Discussion in 'Landscape Maintenance' started by FIRESCOOBY, Dec 4, 2010.


    FIRESCOOBY LawnSite Senior Member
    Messages: 986

    Got a customer that wants a Jap Maple transplanted. It's about 3-4" in diameter. I've never transplanted one this late, but they want it done either now or in the Spring.

    Which is better?

    I'm in NE Georgia and is in the 40's/20's right now.

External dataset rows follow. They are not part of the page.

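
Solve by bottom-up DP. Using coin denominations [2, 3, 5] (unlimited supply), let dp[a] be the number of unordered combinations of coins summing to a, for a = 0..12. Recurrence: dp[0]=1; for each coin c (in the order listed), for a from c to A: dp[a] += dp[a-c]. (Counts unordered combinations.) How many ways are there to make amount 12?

after  coin     0     1     2     3     4     5     6     7     8     9    10    11    12
          2     1     0     1     0     1     0     1     0     1     0     1     0     1
          3     1     0     1     1     1     1     2     1     2     2     2     2     3
          5     1     0     1     1     1     2     2     2     3     3     4     4     5

5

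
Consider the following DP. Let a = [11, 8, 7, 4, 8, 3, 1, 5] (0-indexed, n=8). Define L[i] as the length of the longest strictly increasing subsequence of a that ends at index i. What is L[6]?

1

   i    0    1    2    3    4    5    6    7
a[i]   11    8    7    4    8    3    1    5
L[i]    1    1    1    1    2    1    1    2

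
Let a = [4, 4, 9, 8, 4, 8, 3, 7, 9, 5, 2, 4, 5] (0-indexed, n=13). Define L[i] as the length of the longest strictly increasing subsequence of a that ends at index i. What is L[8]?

   i    0    1    2    3    4    5    6    7    8    9   10   11   12
a[i]    4    4    9    8    4    8    3    7    9    5    2    4    5
L[i]    1    1    2    2    1    2    1    2    3    2    1    2    3

3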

  2. Andover Landscape Co.

    Andover Landscape Co. LawnSite Senior Member
    Male, from Lexington,KY
    Messages: 573

    Now is better than latter but be sure to let them know that Jap's don't like to moved....It's not like moving a ornamental grass or something.. They are very sensitive.... I would amend the soil well, Fertilizer tablet or two, And be sure that the new location is adequate... EX: Soil,light,water,shade that sort of thing....Wow, I just seen the size comment. That's kinda big. I bet it wont like it.. Take as much of the soil as you can possibly take. Like five feet diameter..You might want to trim it back some also. That way it does not have to support a massive amount of foliage next spring...Maybe cover it with a sheet in bad weather..
    Last edited: Dec 4, 2010

    FIRESCOOBY LawnSite Senior Member
    Messages: 986

    Only moving it about 10'. So within the next 2 weeks would be better than spring?
  4. Andover Landscape Co.

    Andover Landscape Co. LawnSite Senior Member
    Male, from Lexington,KY
    Messages: 573

    The sooner it's moved the better. It will have more time to develop a root system before summer.. SPRING is not a good time (just my opinion) Same with most trees..
  5. RAlmaroad

    RAlmaroad LawnSite Silver Member
    from SC
    Messages: 2,253

    Everything mentioned is good. A little more advise: Make sure you wrap that rootball and do not disturb the mass. Pick a direction, tag a twig and plant it in the same direction it grew orignally. Also, water it throughly and tamp but not too hard, the soil around those roots. Finally, really mulch that rootball and wrap the trunk from wind. Not matter who says or tell you differently--moving a tree shocks it to some degree. When the buds start to form make sure that you or someone waters it regularly. I've moved these trees that are much larger and never had a problem. Later when the sap starts to move upwards is NOT a good time to move anything. I would tell you to put a handfull of earthworms around the tree in the spring, but that may be carrying things a bit too far. Pruning in the spring will also help a tree that is moved as the roots will not be trying to feed all of the twigs or buds after the roots have been disturbed.
  6. Mudly

    Mudly LawnSite Member
    Messages: 141

    i agree, but not thats its "bad" to prune the tree when you transplant, i would shy away from it. i know the logic makes sense, less to feed. but its just the opposite. as long as the tree is dormant spade the entire width of the canopy (if possible). This task is the hardest part getting as much of the rootball as possible. prune hair roots and dammaged roots prior to replanting, not the canopy (unless some of it is dead). make sure the cuts to the roots are clean and not just spaded. reason being, the tree will grow the foilage before it grows roots (after a pruning). prune the roots you get more roots, prune the foilage more foilage. the root ball of a tree is usualy proportional to the canopy keep that in mind when digging. after the tree has restablished its self then you can prune it. Your not going to kill the tree if you prune the cannopy during the transplant, but it will put it through incredible stress growing new foilage with less roots.